Emily Ratajkowski est actrice et mannequin et a incarné au cinéma  la maîtresse de Ben Affleck dans Gone Girl. Cette dernière a publié dans la newsletter de Lena Dunham, Lenny Letter, une lettre ouverte à l'attention des femmes en lutte contre leur sexualité.

Elle essaie d'expliquer qu'est ce que c'est d'être "sexy" pour une femme. « L'implication, c'est qu'être sexy veut dire être vulgaire, parce qu'être sexy, c'est jouer avec les désirs des hommes. Pour moi, "sexy", c'est une forme de beauté, d'expression de soi, qui doit être célébrée, qui est merveilleusement féminine, affirme-t-elle. En quoi cette implication dit que le sexe est une chose que les hommes obtiennent des femmes, et que les femmes abandonnent ? » 

Elle que son père surnommait "bébé femme" ("baby woman"), parce qu'à douze ans elle portait déjà un soutien-gorge à bonnet D, y raconte une petite humiliation. Le directrice de son école primaire a fait claquer ledit soutien-gorge parce qu'il dépassait de son débardeur. A 13 ans,  Emily Ratajkowski  a joué dans un spectacle, très maquillée et en mini-jupe. Un ami de la famille est venu avertir ses parents qu'elle attirait les regards des hommes lorsqu'elle était habillée ainsi.  "Même si être sexualisée par le regard de la société est dégradant, il doit bien y avoir un espace où les femmes peuvent être sexy quand elles décident de l’être. "La vie ne peut pas être dictée par la perception que les autres ont de nous, poursuit la jeune femme. J'aurais aimé qu'on me l'explique : les réactions des gens à propos de ma sexualité ne sont pas mon problème mais le leur.  Je lutte pour trouver l'équilibre en tant qu'artiste, en tant que mannequin, et simplement en tant que femme - un espace qui me permette de garder la maîtrise de ma sexualité, poursuit-elle. Ce n'est pas évident mais si nous n'essayons pas, que devenons-nous ?". "

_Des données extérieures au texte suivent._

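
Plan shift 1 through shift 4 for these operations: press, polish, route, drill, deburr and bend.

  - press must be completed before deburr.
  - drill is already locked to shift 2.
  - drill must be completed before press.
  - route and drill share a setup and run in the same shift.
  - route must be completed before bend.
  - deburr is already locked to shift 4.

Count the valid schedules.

8

Splitting on polish: it can be shift 1 (2), shift 2 (2), shift 3 (2), shift 4 (2). Listing each branch's schedules as (press, route, drill, deburr, bend) by shift number:
polish=shift 1: (3,2,2,4,3) (3,2,2,4,4) — 2.
polish=shift 2: (3,2,2,4,3) (3,2,2,4,4) — 2.
polish=shift 3: (3,2,2,4,3) (3,2,2,4,4) — 2.
polish=shift 4: (3,2,2,4,3) (3,2,2,4,4) — 2.
Summing: 2 + 2 + 2 + 2 = 8.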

La top modèle déplore que les adolescentes aient une vision biaisée de la sexualité dès leur plus jeune âge. « La plupart des adolescentes sont introduites aux femmes "sexy" par le porno, ou des images Photoshopées de célébrités, poursuit-t-elle. Est-ce le seul exemple d'une femme sexuelle que l'on peut donner aux jeunes femmes de notre culture ? Où peuvent-elles voir des femmes qui trouvent du pouvoir en décidant quand et comment elles peuvent être sexuelles ? Même si être sexualisée dans le regard de la société est dégradant, il doit y avoir un espace où les femmes peuvent toujours être sexuelles quand elles en ont envie. »

En évoquant une nouvelle de 1961 de l'écrivain américain John Updike, A&P, elle observe le parallèle entre le personnage de l'auteur, une jeune adolescente culpabilisée par un commerçant à cause de sa tenue, et la place des femmes dans la société actuelle. « Je pense aux femmes qui, sur leurs lieux de travail, s'inquiètent de savoir comment leur sexualité pourrait accidentellement offenser, exciter, ou créer de l'envie. Je pense aux mères qui essayent d'expliquer à leurs filles que même si ce n'est pas leur faute, elles devront se couvrir la prochaine fois. Je refuse de vivre dans ce monde de honte et d'excuses silencieuses, ajoute Emily Ratajkowski.